Это был отчаянный призыв, и приказ, и мольба одновременно. Ее Люба умирала от любви, но не могла в этом никому признаться. Она рвалась к счастью, к другой жизни — и никак не могла решиться на первый шаг. Гордые женщины, которых Крючкова так любила изображать в театре и в кино, были на самом деле робкими, закомплексованными созданиями, прятавшими под хамоватой броней свою нежную, одинокую душу. Может, они и рады были бы раскрыться кому-то, расслабиться, отдаться доверчиво простым и понятным чувствам, быть милыми и приветливыми, как другие. Только кто ж позволит? Кто поверит, что они могут быть такими, как все? А главное — все равно до своих подлинных страхов и печалей Крючкова никогда никого не допустит. И не надейтесь! Офицерская дочь, она умеет постоять за себя и как никто хранить свои тайны.
В театре ее невзлюбили с первого дня. За привычку говорить всё в глаза, за независимый нрав, за неумение дипломатничать и встраиваться в существующие группировки. Крючкова была всегда сама по себе, наособицу. Однажды Георгий Александрович подозвал ее для разговора «с глазу на глаз» и сразу оглоушил вопросом: «А вы знаете, что у вас в театре много врагов?» На ее растерянное «почему?» ответил вопросом: «А как вы хотите? Вы получаете главные роли и прекрасно с ними справляетесь. Вы хотите, чтобы вас за это любили? Просто будьте осторожны». Обычно острая на язык Крючкова на этот раз даже не нашлась, что ему сказать, просто затаилась еще больше.

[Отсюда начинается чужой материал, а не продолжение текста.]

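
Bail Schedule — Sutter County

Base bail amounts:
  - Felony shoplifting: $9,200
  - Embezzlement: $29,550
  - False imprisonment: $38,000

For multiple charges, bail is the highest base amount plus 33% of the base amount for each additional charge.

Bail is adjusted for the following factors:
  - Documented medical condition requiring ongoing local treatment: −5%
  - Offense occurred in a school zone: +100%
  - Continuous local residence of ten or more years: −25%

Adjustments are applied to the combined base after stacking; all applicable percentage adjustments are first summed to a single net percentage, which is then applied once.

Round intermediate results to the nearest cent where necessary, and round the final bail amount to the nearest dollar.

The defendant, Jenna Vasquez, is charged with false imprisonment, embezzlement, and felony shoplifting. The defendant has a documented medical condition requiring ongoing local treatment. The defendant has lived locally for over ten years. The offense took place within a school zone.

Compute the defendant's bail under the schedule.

Base amounts from the schedule: false imprisonment $38,000; embezzlement $29,550; felony shoplifting $9,200.
Stacking rule: highest base plus 33% of each additional charge. Highest is false imprisonment at $38,000. Additional: $29,550 × 33% = $9,751.50; $9,200 × 33% = $3,036. Combined base = $38,000 + $12,787.50 = $50,787.50.
Net percentage adjustment: −5% +100% −25% = +70%. $50,787.50 × 1.7 = $86,338.75.
Rounded to the nearest dollar: $86,339.

$86,339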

А потом Товстоногов умер, и все ее спектакли в одночасье сняли один за другим. «У меня оборвалась жизнь», — признается она. За последующие 26 лет она сыграет в БДТ три роли (!). Конечно, она продолжала сниматься в кино, но чтобы выжить как актрисе, ей нужен был Театр. И тогда она придумала его сама, сосредоточившись на поэтических чтецких программах. Тут она уже не зависела ни от кого: ни от режиссуры, ни от партнеров, ни от администрации. Всё сама. Ей нравится ее одиночество на сцене. Она привыкла к нему. К тому же по большому счету она не одна. Ее любимые поэты всегда с ней. Крючкова не просто заучила их стихи наизусть, но и с головой погрузилась в их жизнь. Она исследовала их творчество в каких-то таких немыслимых, невообразимых подробностях, которые не всем литературоведам по плечу. При этом ей бесконечно важны и самые обычные житейские детали. Например, в Елабуге она держала в руках сковородку, на которой Марина Цветаева в последний раз жарила рыбу для сына Мура. А когда в начале девяностых ненадолго открылись архивы, досконально изучила доносы советских писателей на Ан-ну Ахматову. А ведь это только два имени в необъятной концертной программе Крючковой, охватывающей весь XX век и включающей десятки поэтических и литературных имен.
Мне нравится стиль ее программ, какой-то очень уютный, домашний: круглый стол, покрытый красивым цветным платком — это подарок любимой невестки, жены старшего сына. Лампа, фарфоровая чашка с чаем, по-старокупечески прикрытая платочком с ручной вышивкой. Тихий гитарный перебор в качестве сопровождающего голоса. Временами концерт становится похож на урок по литературе. Крючкова не только читает, но и объясняет, что к чему, кто кому кем приходился. Почему такая строка, а не иная. Это важно: публика разная и не обязана знать все биографические и литературные подробности.
Иногда она переходит на обличительную интонацию — не прощает обидчиков своих любимых поэтов. Но чаще ее концерт — это доверительный разговор, какой, например, может случиться в купе «Красной стрелы» или где-нибудь в транзитной зоне аэропорта, когда понятно, что еще долго никуда не улетишь, а хочется с кем-то поговорить, выговорить душу, поделиться тем, что болит и тревожит. И вот эта ее интонация, по-буддийски спокойная и горькая одновременно, без пафоса и игры в «великую актрису», может быть, самое сильное и прекрасное, что есть в поэтических программах Крючковой.